Multiple Groups

In some situations a process joins more than one fault tolerance group. Each group protects a specific role that the process plays within a larger distributed application system.

Example: Mutual Backup across a WAN

Mutual Backup across a WAN illustrates a situation with two levels of fault tolerance. Network sites in Tokyo and Seattle are connected by a WAN link, and Rendezvous routing daemons forward messages on demand between the two sites.

At each site, a pair of computation servers listens for client requests, processes each request, and sends the results to the client.

Local Fault Tolerance Coverage

The volume of requests is low, and one process can accommodate them. However, the query service is critical to the enterprise, so each site runs two process instances, which cooperate for fault tolerance. In Tokyo the processes are A and B; in Seattle, J and K.

The active Tokyo process listens for requests that carry the subject name TOKYO.REQUEST. The active Seattle process listens for requests that carry the subject name SEATTLE.REQUEST.

To administer fault tolerance at the Tokyo site, processes A and B join a fault tolerant group named TOKYO.APP1. A has higher weight than B, so A is initially active. The group’s active goal is one, so only one member of the group actively processes requests. Similarly, processes J and K in Seattle join a group named SEATTLE.APP1. J has higher weight than K, so J is initially active.

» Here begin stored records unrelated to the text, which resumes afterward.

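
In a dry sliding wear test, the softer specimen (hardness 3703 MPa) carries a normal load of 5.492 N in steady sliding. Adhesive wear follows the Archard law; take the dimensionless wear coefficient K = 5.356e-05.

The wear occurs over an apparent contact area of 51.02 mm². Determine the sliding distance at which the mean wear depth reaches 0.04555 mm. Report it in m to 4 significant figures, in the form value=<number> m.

The algebra keeps exact precision — intermediates are shown rounded; rounded just once, at four significant digits.
Convert: Hardness H = 3703 MPa = 3.703e+09 Pa.
Convert: Contact area A = 51.02 mm² = 5.102e-05 m².
Convert: Depth limit h_lim = 0.04555 mm = 4.555e-05 m.
In SI base units: W = 5.492 N, H = 3.703e+09 Pa, K = 5.356e-05.
Volume at the limit: V_lim = h_lim·A = 4.555e-05 · 5.102e-05 = 2.324e-09 m³.
Thus life L = V_lim·H/(K·W) = 2.324e-09 · 3.703e+09 / (5.356e-05 · 5.492) = 2.926e+04 m.

value=2.926e+04 m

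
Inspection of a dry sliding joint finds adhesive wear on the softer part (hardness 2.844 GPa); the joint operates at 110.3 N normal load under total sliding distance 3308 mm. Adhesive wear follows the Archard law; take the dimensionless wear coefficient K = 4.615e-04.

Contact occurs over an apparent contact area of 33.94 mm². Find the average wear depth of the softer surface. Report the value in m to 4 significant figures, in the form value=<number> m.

value=1.745e-06 m

Intermediates appear rounded. Each operation carries full precision; a lone final rounding to 4 significant figures.
Sliding distance L = 3308 mm = 3.308 m.
Hardness H = 2.844 GPa = 2.844e+09 Pa.
Contact area A = 33.94 mm² = 3.394e-05 m².
In SI base units: W = 110.3 N, H = 2.844e+09 Pa, K = 4.615e-04.
Apply Archard: V = K·W·L/H = 4.615e-04 · 110.3 · 3.308 / 2.844e+09 = 5.921e-11 m³.
Mean wear depth h = V/A = 5.921e-11 / 3.394e-05 = 1.745e-06 m.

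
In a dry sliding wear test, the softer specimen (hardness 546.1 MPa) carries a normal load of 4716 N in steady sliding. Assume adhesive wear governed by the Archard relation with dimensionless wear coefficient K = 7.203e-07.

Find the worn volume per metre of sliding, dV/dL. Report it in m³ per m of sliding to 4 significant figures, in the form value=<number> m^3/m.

value=6.220e-12 m^3/m

Each operation runs at full precision — intermediates are shown rounded, and rounded once at the end, at four significant digits.
Hardness H = 546.1 MPa = 5.461e+08 Pa.
SI base units throughout: W = 4716 N, H = 5.461e+08 Pa, K = 7.203e-07.
The wear rate dV/dL = K·W/H (no L dependence): 7.203e-07 · 4716 / 5.461e+08 = 6.220e-12 m³/m.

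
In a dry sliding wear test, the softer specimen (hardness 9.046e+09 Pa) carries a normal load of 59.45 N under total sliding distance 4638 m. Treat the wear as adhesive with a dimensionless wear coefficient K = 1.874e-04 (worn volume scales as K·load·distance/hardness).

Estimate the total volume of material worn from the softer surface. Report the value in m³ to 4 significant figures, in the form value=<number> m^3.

value=5.712e-09 m^3

Intermediates appear rounded. Each operation carries full precision. Rounded once at the end: four significant digits.
SI base units throughout: W = 59.45 N, H = 9.046e+09 Pa, K = 1.874e-04.
Archard volume V = K·W·L/H = 1.874e-04 · 59.45 · 4638 / 9.046e+09 = 5.712e-09 m³.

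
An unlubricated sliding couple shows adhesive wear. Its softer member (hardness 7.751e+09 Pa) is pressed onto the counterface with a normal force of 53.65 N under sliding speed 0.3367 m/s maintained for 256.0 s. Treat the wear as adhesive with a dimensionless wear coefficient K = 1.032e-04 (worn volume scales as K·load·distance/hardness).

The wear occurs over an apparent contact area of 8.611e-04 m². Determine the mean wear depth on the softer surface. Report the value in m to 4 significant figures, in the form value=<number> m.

value=7.150e-08 m

Each operation holds full precision. Quoted intermediates are rounded — one last rounding to four significant figures.
Distance covered L = v·t = 0.3367 m/s × 256.0 s = 86.20 m.
Collected in SI base units: W = 53.65 N, H = 7.751e+09 Pa, K = 1.032e-04.
Archard relation: V = K·W·L/H = 1.032e-04 · 53.65 · 86.20 / 7.751e+09 = 6.157e-11 m³.
Wear depth h = V/A = 6.157e-11 / 8.611e-04 = 7.150e-08 m.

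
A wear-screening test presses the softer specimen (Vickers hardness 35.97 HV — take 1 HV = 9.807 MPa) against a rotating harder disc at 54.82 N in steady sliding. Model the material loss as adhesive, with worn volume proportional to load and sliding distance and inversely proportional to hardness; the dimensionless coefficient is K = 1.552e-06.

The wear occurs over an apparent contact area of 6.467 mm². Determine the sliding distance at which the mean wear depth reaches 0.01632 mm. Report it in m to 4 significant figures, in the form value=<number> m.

The computation maintains full float precision. The intermediates are shown rounded — rounded once at the end to 4 significant figures.
Convert: Hardness H = 35.97 HV × 9.807 MPa/HV = 352.8 MPa = 3.528e+08 Pa.
Convert: Contact area A = 6.467 mm² = 6.467e-06 m².
Convert: Depth limit h_lim = 0.01632 mm = 1.632e-05 m.
Expressed in SI base units: W = 54.82 N, H = 3.528e+08 Pa, K = 1.552e-06.
Wearable volume V_lim = h_lim·A = 1.632e-05 · 6.467e-06 = 1.055e-10 m³.
Sliding life L = V_lim·H/(K·W) = 1.055e-10 · 3.528e+08 / (1.552e-06 · 54.82) = 437.6 m.

value=437.6 m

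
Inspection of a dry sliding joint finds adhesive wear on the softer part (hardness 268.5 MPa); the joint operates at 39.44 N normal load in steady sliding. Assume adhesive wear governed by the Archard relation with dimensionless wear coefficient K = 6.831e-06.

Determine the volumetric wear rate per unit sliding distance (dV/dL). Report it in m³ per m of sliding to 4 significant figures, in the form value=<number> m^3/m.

value=1.003e-12 m^3/m

All arithmetic holds full precision; intermediate values are shown rounded. Rounded just once to 4 significant digits.
Hardness H = 268.5 MPa = 2.685e+08 Pa.
Working in SI base units: W = 39.44 N, H = 2.685e+08 Pa, K = 6.831e-06.
Volumetric rate dV/dL = K·W/H (independent of L): 6.831e-06 · 39.44 / 2.685e+08 = 1.003e-12 m³/m.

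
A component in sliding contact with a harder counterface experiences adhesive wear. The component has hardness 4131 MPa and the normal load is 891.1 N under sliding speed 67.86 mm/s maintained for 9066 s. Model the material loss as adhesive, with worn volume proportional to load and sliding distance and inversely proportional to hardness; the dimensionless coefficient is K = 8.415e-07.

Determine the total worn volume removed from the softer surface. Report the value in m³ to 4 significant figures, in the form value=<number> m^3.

value=1.117e-10 m^3

The computation maintains full float precision. Intermediate values are shown rounded — one final rounding: 4 significant figures.
Convert: Sliding speed v = 67.86 mm/s = 0.06786 m/s. Total distance L = v·t = 0.06786 m/s × 9066 s = 615.2 m.
Convert: Hardness H = 4131 MPa = 4.131e+09 Pa.
In SI base units, W = 891.1 N, H = 4.131e+09 Pa, K = 8.415e-07.
Volume removed: V = K·W·L/H = 8.415e-07 · 891.1 · 615.2 / 4.131e+09 = 1.117e-10 m³.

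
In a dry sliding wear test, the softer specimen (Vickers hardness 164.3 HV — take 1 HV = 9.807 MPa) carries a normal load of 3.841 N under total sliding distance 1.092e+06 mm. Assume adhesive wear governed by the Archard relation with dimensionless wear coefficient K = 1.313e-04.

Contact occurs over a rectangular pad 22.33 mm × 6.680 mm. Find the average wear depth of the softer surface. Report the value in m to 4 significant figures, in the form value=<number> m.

value=2.291e-06 m

The intermediates are displayed rounded — the computation maintains exact precision. Rounded once at the end, at 4 significant digits.
Convert: Total distance L = 1.092e+06 mm = 1092 m.
Convert: Hardness H = 164.3 HV × 9.807 MPa/HV = 1611 MPa = 1.611e+09 Pa.
Convert: Pad sides 22.33 mm × 6.680 mm = 0.02233 m × 0.006680 m. Contact area A = 0.02233 m × 0.006680 m = 1.492e-04 m².
Working in SI base units: W = 3.841 N, H = 1.611e+09 Pa, K = 1.313e-04.
The Archard volume V = K·W·L/H = 1.313e-04 · 3.841 · 1092 / 1.611e+09 = 3.418e-10 m³.
Depth h = V/A = 3.418e-10 / 1.492e-04 = 2.291e-06 m.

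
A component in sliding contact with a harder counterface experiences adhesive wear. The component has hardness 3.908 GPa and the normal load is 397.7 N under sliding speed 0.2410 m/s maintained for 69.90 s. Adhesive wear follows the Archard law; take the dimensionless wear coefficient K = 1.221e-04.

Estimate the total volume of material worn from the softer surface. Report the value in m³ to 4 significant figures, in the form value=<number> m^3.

value=2.093e-10 m^3

Every step runs at exact precision, and printed values are rounded, and rounded just once, at 4 significant figures.
Total distance L = v·t = 0.2410 m/s × 69.90 s = 16.85 m.
Hardness H = 3.908 GPa = 3.908e+09 Pa.
SI base units throughout: W = 397.7 N, H = 3.908e+09 Pa, K = 1.221e-04.
Worn volume V = K·W·L/H = 1.221e-04 · 397.7 · 16.85 / 3.908e+09 = 2.093e-10 m³.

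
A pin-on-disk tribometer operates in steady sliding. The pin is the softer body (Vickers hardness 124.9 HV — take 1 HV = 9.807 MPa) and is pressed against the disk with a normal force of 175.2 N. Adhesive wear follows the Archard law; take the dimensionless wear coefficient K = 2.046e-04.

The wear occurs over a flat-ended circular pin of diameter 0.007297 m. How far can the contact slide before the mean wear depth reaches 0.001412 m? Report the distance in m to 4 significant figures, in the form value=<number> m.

value=2018 m

Intermediates are shown rounded — the algebra maintains exact precision. Rounded just once to 4 significant figures.
Hardness H = 124.9 HV × 9.807 MPa/HV = 1225 MPa = 1.225e+09 Pa.
Contact area A = π·d²/4 = π·(0.007297 m)²/4 = 4.182e-05 m².
In SI base units: W = 175.2 N, H = 1.225e+09 Pa, K = 2.046e-04.
Volume at the limit: V_lim = h_lim·A = 0.001412 · 4.182e-05 = 5.905e-08 m³.
Inverting, life L = V_lim·H/(K·W) = 5.905e-08 · 1.225e+09 / (2.046e-04 · 175.2) = 2018 m.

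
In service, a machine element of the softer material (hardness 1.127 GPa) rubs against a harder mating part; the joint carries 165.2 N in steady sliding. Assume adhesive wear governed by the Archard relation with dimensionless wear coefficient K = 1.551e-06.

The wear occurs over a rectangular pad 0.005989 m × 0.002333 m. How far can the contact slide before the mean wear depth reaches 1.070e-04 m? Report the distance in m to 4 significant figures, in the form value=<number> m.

Every step maintains full float precision. The intermediates are printed rounded — one last rounding to 4 significant digits.
Convert: Hardness H = 1.127 GPa = 1.127e+09 Pa.
Convert: Contact area A = 0.005989 m × 0.002333 m = 1.397e-05 m².
In SI base units, W = 165.2 N, H = 1.127e+09 Pa, K = 1.551e-06.
At the depth limit, V_lim = h_lim·A = 1.070e-04 · 1.397e-05 = 1.495e-09 m³.
Life L = V_lim·H/(K·W) = 1.495e-09 · 1.127e+09 / (1.551e-06 · 165.2) = 6576 m.

value=6576 m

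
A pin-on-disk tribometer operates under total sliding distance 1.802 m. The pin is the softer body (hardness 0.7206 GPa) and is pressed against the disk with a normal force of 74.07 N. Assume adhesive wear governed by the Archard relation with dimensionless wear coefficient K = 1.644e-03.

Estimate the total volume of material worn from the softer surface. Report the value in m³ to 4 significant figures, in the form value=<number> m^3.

value=3.045e-10 m^3

Each operation keeps full precision — intermediates are displayed rounded; one final rounding: four significant digits.
Hardness H = 0.7206 GPa = 7.206e+08 Pa.
Collected in SI base units: W = 74.07 N, H = 7.206e+08 Pa, K = 1.644e-03.
Apply Archard: V = K·W·L/H = 1.644e-03 · 74.07 · 1.802 / 7.206e+08 = 3.045e-10 m³.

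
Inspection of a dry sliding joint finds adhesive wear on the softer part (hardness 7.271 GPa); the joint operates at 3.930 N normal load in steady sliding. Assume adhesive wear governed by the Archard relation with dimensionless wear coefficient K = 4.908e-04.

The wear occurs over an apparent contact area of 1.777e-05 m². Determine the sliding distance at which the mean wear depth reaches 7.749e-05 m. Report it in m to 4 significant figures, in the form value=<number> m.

value=5191 m

The algebra runs at full precision; printed values are rounded; rounded once at the end to 4 significant figures.
Hardness H = 7.271 GPa = 7.271e+09 Pa.
SI base units throughout: W = 3.930 N, H = 7.271e+09 Pa, K = 4.908e-04.
Permissible volume V_lim = h_lim·A = 7.749e-05 · 1.777e-05 = 1.377e-09 m³.
Life L = V_lim·H/(K·W) = 1.377e-09 · 7.271e+09 / (4.908e-04 · 3.930) = 5191 m.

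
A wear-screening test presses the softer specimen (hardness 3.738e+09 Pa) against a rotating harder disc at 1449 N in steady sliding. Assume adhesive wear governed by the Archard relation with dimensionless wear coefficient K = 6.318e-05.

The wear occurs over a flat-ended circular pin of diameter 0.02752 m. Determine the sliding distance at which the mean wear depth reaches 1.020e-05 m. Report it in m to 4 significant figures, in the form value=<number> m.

The computation runs at full float precision — the intermediates appear rounded. Rounded just once: 4 significant digits.
Contact area A = π·d²/4 = π·(0.02752 m)²/4 = 5.948e-04 m².
Restated in SI base units: W = 1449 N, H = 3.738e+09 Pa, K = 6.318e-05.
Allowed volume V_lim = h_lim·A = 1.020e-05 · 5.948e-04 = 6.067e-09 m³.
Life L = V_lim·H/(K·W) = 6.067e-09 · 3.738e+09 / (6.318e-05 · 1449) = 247.7 m.

value=247.7 m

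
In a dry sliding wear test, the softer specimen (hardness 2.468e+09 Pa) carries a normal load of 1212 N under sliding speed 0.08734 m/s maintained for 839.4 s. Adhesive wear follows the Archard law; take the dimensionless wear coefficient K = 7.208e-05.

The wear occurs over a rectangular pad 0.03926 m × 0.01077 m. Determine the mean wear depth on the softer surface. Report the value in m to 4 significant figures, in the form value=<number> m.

The algebra holds full float precision — displayed values are rounded. Rounded just once, at 4 significant digits.
Sliding distance L = v·t = 0.08734 m/s × 839.4 s = 73.31 m.
Contact area A = 0.03926 m × 0.01077 m = 4.228e-04 m².
Collected in SI base units: W = 1212 N, H = 2.468e+09 Pa, K = 7.208e-05.
Volume removed: V = K·W·L/H = 7.208e-05 · 1212 · 73.31 / 2.468e+09 = 2.595e-09 m³.
Depth h = V/A = 2.595e-09 / 4.228e-04 = 6.137e-06 m.

value=6.137e-06 m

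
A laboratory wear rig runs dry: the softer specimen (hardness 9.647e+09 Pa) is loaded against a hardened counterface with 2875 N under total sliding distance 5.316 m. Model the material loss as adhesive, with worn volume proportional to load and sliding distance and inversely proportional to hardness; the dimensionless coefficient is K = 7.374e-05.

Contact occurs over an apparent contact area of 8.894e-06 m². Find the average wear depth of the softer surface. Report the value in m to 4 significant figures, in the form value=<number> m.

Intermediates appear rounded. Every step holds full precision. Rounded just once: four significant figures.
As SI base values: W = 2875 N, H = 9.647e+09 Pa, K = 7.374e-05.
The Archard volume V = K·W·L/H = 7.374e-05 · 2875 · 5.316 / 9.647e+09 = 1.168e-10 m³.
Depth h = V/A = 1.168e-10 / 8.894e-06 = 1.314e-05 m.

value=1.314e-05 m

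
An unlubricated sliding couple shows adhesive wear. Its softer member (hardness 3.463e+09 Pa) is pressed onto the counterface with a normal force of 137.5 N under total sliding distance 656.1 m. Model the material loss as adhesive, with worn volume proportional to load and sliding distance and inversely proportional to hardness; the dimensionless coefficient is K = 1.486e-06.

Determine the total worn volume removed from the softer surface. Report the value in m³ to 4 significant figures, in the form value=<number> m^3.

All working math carries full precision. Intermediate values are displayed rounded, and one final rounding: 4 significant figures.
As SI base values: W = 137.5 N, H = 3.463e+09 Pa, K = 1.486e-06.
Worn volume V = K·W·L/H = 1.486e-06 · 137.5 · 656.1 / 3.463e+09 = 3.871e-11 m³.

value=3.871e-11 m^3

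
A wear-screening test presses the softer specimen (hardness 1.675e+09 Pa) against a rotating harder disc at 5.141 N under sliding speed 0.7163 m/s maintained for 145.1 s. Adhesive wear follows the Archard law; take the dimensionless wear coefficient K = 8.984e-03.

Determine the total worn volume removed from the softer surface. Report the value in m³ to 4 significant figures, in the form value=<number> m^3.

value=2.866e-09 m^3

The computation holds exact precision — quoted intermediates are rounded — rounded once at the end: four significant figures.
Convert: Sliding distance L = v·t = 0.7163 m/s × 145.1 s = 103.9 m.
Collected in SI base units: W = 5.141 N, H = 1.675e+09 Pa, K = 8.984e-03.
Worn volume V = K·W·L/H = 8.984e-03 · 5.141 · 103.9 / 1.675e+09 = 2.866e-09 m³.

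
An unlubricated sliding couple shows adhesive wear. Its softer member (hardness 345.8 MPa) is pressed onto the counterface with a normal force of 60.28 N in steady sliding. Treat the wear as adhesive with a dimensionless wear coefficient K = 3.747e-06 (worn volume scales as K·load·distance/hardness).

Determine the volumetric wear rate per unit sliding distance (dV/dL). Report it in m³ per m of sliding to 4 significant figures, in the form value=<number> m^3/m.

The intermediates are printed rounded. The algebra holds exact precision; rounded once at the end, at four significant digits.
Hardness H = 345.8 MPa = 3.458e+08 Pa.
SI base units throughout: W = 60.28 N, H = 3.458e+08 Pa, K = 3.747e-06.
Wear rate dV/dL = K·W/H: 3.747e-06 · 60.28 / 3.458e+08 = 6.532e-13 m³/m.

value=6.532e-13 m^3/m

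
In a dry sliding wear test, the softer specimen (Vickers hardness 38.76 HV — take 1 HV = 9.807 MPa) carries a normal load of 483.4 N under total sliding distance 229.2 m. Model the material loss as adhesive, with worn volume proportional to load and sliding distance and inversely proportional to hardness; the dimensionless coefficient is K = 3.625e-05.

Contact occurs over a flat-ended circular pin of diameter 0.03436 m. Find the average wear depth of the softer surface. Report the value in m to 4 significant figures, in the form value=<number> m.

value=1.139e-05 m

The computation carries full float precision. Intermediate values appear rounded — rounded just once, at 4 significant digits.
Convert: Hardness H = 38.76 HV × 9.807 MPa/HV = 380.1 MPa = 3.801e+08 Pa.
Convert: Contact area A = π·d²/4 = π·(0.03436 m)²/4 = 9.272e-04 m².
In SI base units: W = 483.4 N, H = 3.801e+08 Pa, K = 3.625e-05.
Archard volume V = K·W·L/H = 3.625e-05 · 483.4 · 229.2 / 3.801e+08 = 1.057e-08 m³.
Mean wear depth h = V/A = 1.057e-08 / 9.272e-04 = 1.139e-05 m.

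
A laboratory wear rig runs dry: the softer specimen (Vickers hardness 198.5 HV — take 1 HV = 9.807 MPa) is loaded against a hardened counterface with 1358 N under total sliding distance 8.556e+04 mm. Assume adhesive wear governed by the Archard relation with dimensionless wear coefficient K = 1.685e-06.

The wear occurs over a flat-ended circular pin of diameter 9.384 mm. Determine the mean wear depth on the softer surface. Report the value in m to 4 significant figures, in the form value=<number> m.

value=1.454e-06 m

Displayed values are rounded; all working math carries full float precision — a lone final rounding, at four significant digits.
Distance L = 8.556e+04 mm = 85.56 m.
Hardness H = 198.5 HV × 9.807 MPa/HV = 1947 MPa = 1.947e+09 Pa.
Pin diameter d = 9.384 mm = 0.009384 m. Contact area A = π·d²/4 = π·(0.009384 m)²/4 = 6.916e-05 m².
Collected in SI base units: W = 1358 N, H = 1.947e+09 Pa, K = 1.685e-06.
Apply Archard: V = K·W·L/H = 1.685e-06 · 1358 · 85.56 / 1.947e+09 = 1.006e-10 m³.
Mean wear depth h = V/A = 1.006e-10 / 6.916e-05 = 1.454e-06 m.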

If the active member at either site fails, the inactive member at the same site takes its place.

Figure 32: Mutual Backup across a WAN

Long-Distance Fault Tolerance Coverage

Although unlikely, it is distinctly possible that both request servers at a site might fail simultaneously. If the WAN link is still operative, the Seattle site can serve as a backup for the Tokyo site, and vice versa.

For long-distance fault tolerance coverage, Seattle processes J and K join the Tokyo fault tolerant group, TOKYO.APP1; and Tokyo processes A and B join the Seattle fault tolerant group, SEATTLE.APP1. The table in Mutual Backup across a WAN lists the relative weights of all four processes in each of the two fault tolerance groups. Notice that within each group, local members have higher weight than distant members, so a distant member activates only when both local members fail or withdraw from the group.

If both Tokyo processes A and B fail, Seattle process K takes their place. When K receives a prepare-to-activate hint, it begins listening to the subject TOKYO.REQUEST. When the Rendezvous routing daemon detects the new listening interest, it begins forwarding the messages with subject TOKYO.REQUEST from Tokyo to Seattle, where K receives them. When Rendezvous fault tolerance software instructs K to activate, K begins processing those request messages, sending the results back to clients in Tokyo.

To enable this example, the routing daemons on each side of the WAN link must exchange all messages with subjects that match _RVFT.>. For details, see Forward Fault Tolerance Messages across Network Boundaries section in TIBCO Rendezvous Administration.